NIH’s facilities and administrative (F&A) Cap is no different. It lowers financing for the essentials that make research possible to thrive: laboratory space, equipment, compliance staff and the people who know how to maintain complex machines such as autoclaves. Researchers, once authorized by infrastructure and expertise, are left to see how their innovations fall as good as benefactors to merge what is missing.
At T-Maître Pierre’s you are stranded in the rain and struggles to find out how you can get well. And when you ask for help, the chef answers:
“I am the Uniq that stays, even worse, that’s all I have.”

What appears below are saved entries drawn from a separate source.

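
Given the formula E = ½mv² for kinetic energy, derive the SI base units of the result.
Units of each symbol in E = ½mv²:
  m (mass): kg
  v (speed): m/s  → to the power 2, contributes m²/s²
  The factor ½ is dimensionless.

Multiplying the contributions: [kg] · [m²/s²]
Adding exponents of each base unit: kg: 1, m: 2, s: -2
SI base units of kinetic energy: kg·m²/s²

Answer: kg·m²/s²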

(I am the only one left and this is all there is.)
Under the cap of 15% of NIH, your research institution tries to finance an autoclave by tearing its bank apart to find a separate change that may have fallen out of the pockets of visitors. And even that source dries up, in Since Paypal and Venmo has no loose change.
Gregory Hopson works at a distance from Baton Rouge, Louisiana as a Business Intelligence developer for Emory Healthcare in Atlanta, GA.